Attendance was limited, with the wider community only advised of the evening meeting on social media the day it was held.

A bigger public session, including a geotech briefing is to be held on 15 March at 10.30am in the Mary Thomas Centre in Takapuna.

Among those who attended last week’s meeting were current and former board members, and representatives from the Takapuna Residents’ Association (TRA) and several churches. TRA chair Stephen Salt said he, like many others, was unclear how emergency-management structures worked. He was concerned that residents were being asked to do too much of the planning.

Under changed civil-defence delivery structures, council group Auckland Emergency Management (AEM) devolves a lot of planning to communities. It has said people should be prepared to cope alone for several days.

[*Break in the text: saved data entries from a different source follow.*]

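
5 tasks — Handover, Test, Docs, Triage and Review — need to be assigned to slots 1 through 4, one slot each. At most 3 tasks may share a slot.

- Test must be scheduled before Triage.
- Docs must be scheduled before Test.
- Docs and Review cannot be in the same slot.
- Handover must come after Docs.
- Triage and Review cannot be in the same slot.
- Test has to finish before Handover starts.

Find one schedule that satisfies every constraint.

Docs -> 1; Handover -> 3; Triage -> 3; Test -> 2; Review -> 2

Checking: Test(2) before Handover(3); Test(2) before Triage(3); Docs(1) before Test(2); Docs(1) before Handover(3); Triage(3) != Review(2); Docs(1) != Review(2); max 2 per slot (cap 3).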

AEM’s response and communications to recent extreme weather events is now under council review.

Local board member Mel Powell said AEM had been “nowhere to be seen” when Sunnynook was flooded.

Former board member and Devonport resident Trish Deans, who worked on the 24-page area 24-page, acknowledged it took a lot of time. She suggested it could become the peninsula plan, taking in Bayswater and Belmont.

Deans told the Flagstaff, the Devonport group was working on a flyer to let residents know about the plan. More briefing should occur in the next few weeks.

The detailed plan is on the ANCAD website.